Biophysics BIO


Name of the cluster:

BIO

Institution:

Max Planck Institute of Biophysics

Login nodes:

  • bio01.tbc.biophys.mpg.de

  • bio02.tbc.biophys.mpg.de

Hardware Configuration:

Login nodes

Compute nodes ( 2760 CPU cores)

2 login nodes bio[01-02]

69 compute nodes bio[001-069]

CPU

Intel(R) Xeon(R) Gold 6248 CPU @ 2.50GHz

Intel(R) Xeon(R) Gold 6248 CPU @ 2.50GHz

CPU(s)

40

40

Thread(s) per core

1

1

Core(s) per socket

20

20

Socket(s)

2

2

RAM

772 GB

192 GB

GPU(s)

2 x Quadro RTX 5000

2 x Quadro RTX 5000

  • node interconnect is based on Mellanox Technologies InfiniBand fabric (Speed: 56Gb)

Filesystems:

GPFS-based with total size of 641 TB:

/u

shared home filesystem (641 TB) with user home directory in /u/<username>; GPFS-based; no quotas enforced. NO BACKUPS!

Compilers and Libraries:

The “module” subsystem is implemented on BIO. Please use ‘module available’ to see all available modules.

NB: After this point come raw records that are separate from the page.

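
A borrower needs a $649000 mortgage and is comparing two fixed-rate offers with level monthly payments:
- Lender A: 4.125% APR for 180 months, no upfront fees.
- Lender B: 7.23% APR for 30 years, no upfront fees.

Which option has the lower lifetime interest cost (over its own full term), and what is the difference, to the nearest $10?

Lender A: at 4.125% the monthly rate is 0.0034375, so the payment is 649,000 × 0.0034375 / (1 − 1.0034375^−180) = $4,841.33.
Total interest on Lender A = 180 × $4,841.33 − $649,000 = $222,439.40.
Lender B: monthly rate = 7.23%/12 = 0.0060250; payment = 649,000 × 0.0060250 / (1 − (1+0.0060250)^−360) = $4,418.52.
Total interest on Lender B = 360 × $4,418.52 − $649,000 = $941,667.20.
Lender A is lower by $719,227.80.

Lender A by $719,230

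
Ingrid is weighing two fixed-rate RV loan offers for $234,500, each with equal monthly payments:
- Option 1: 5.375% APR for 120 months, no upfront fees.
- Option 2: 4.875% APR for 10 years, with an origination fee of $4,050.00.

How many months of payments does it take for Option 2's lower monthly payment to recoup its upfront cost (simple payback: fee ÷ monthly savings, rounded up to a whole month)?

Option 1: at 5.375% the monthly rate is 0.0044792, so the payment is 234,500 × 0.0044792 / (1 − 1.0044792^−120) = $2,530.44.
Option 2: at 4.875% the monthly rate is 0.0040625, so the payment is 234,500 × 0.0040625 / (1 − 1.0040625^−120) = $2,472.93.
Monthly savings = $2,530.44 − $2,472.93 = $57.51.
Break-even = $4,050.00 / $57.51 = 70.42 → 71 months.

71 months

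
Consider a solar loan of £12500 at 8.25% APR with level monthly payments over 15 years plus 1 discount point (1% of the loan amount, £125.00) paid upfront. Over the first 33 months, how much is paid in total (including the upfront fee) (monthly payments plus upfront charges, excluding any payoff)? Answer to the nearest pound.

£4,127

At 8.25% the monthly rate is 0.0068750, so the payment is 12,500 × 0.0068750 / (1 − 1.0068750^−180) = £121.27.
Total outlay = 33 × £121.27 + £125.00 = £4,126.91.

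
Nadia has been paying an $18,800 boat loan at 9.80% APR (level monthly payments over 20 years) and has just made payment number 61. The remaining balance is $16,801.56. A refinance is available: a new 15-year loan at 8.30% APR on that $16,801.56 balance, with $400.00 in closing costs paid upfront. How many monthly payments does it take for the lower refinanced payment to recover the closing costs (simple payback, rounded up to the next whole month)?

Current payment = 18,800 × 9.8%/12 / (1 − (1+0.0081667)^−240) = $178.94.
Refinanced payment = 16,801.56 × 0.0069167 / (1 − (1+0.0069167)^−180) = $163.49.
Monthly savings = $178.94 − $163.49 = $15.45.
Break-even = $400.00 / $15.45 = 25.89 → 26 months.

26 months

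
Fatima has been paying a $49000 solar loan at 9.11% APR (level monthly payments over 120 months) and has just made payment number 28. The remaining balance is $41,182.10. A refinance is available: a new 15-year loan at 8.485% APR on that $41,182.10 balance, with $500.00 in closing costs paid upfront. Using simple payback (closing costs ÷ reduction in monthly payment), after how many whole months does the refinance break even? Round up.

3 months

Current payment = 49,000 × 9.11%/12 / (1 − (1+0.0075917)^−120) = $623.63.
Refinanced payment = 41,182.10 × 0.0070708 / (1 − (1+0.0070708)^−180) = $405.17.
Monthly savings = $623.63 − $405.17 = $218.46.
Break-even = $500.00 / $218.46 = 2.29 → 3 months.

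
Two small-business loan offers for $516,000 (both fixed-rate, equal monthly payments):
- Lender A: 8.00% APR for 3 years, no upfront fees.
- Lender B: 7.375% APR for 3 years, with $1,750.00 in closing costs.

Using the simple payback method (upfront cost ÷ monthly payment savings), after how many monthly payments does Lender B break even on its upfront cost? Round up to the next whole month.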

  • Intel compilers (-> ‘module load intel’): icc, icpc, ifort

  • GNU compilers (-> ‘module load gcc’): gcc, g++, gfortran

  • Intel MKL (- > ‘module load mkl’): $MKL_HOME defined; libraries found in $MKL_HOME/lib/intel64

  • Intel MPI (-> ‘module load impi’): mpicc, mpigcc, mpiicc, mpiifort, mpiexec, … This module becomes visible and loadable only after a compiler module (Intel or GCC) has been loaded

  • CUDA (-> ‘module load cuda’)

  • Python (-> ‘module load anaconda’): python

Batch system based on Slurm:

The batch system on BIO is the Slurm Workload Manager. A brief introduction into the basic commands (srun, sbatch, squeue, scancel,…) can be found on the Cobra home page. For more detailed information, see the Slurm handbook. See also the sample batch scripts which must be modified for BIO cluster.

Current Slurm configuration on BIO:

  • default turnaround time: 2 hours

  • current max. turnaround time (wallclock): 24 hours

  • p.bio partition include all batch nodes in exclusive usage and is default

  • s.bio partition can be used for serial jobs and can be shared

  • l.bio shared partition for long running (up to 5 days) serial jobs (<=5 cores per job; <=160 cores in total)

Useful tips:

By default run time limit used for jobs that don’t specify a value is 2 hours. Use --time option for sbatch/srun to set a limit on the total run time of the job allocation but not longer than 24 hours

Default memory per node is 9600 MB. To grant the job access to all of the memory on each node use --mem=0 option for sbatch/srun

The OpenMP codes require a variable OMP_NUM_THREADS to be set. This can be obtained from the Slurm environment variable $SLURM_CPUS_PER_TASK which is set when --cpus-per-task** is specified in a sbatch script (an example is on help information page). Exporting of OMP_PLACES=cores also can be useful

To use GPUs add in your slurm scripts --gres options and choose how many GPUs and/or which model of them to have: #SBATCH --gres=gpu:rtx5000:1 or #SBATCH --gres=gpu:rtx5000:2

Valid gres options are: gpu[[:type]:count]
where
type is a type of gpu (rtx5000)
count is a number of resources (1 or 2)

GPU cards are in default compute mode.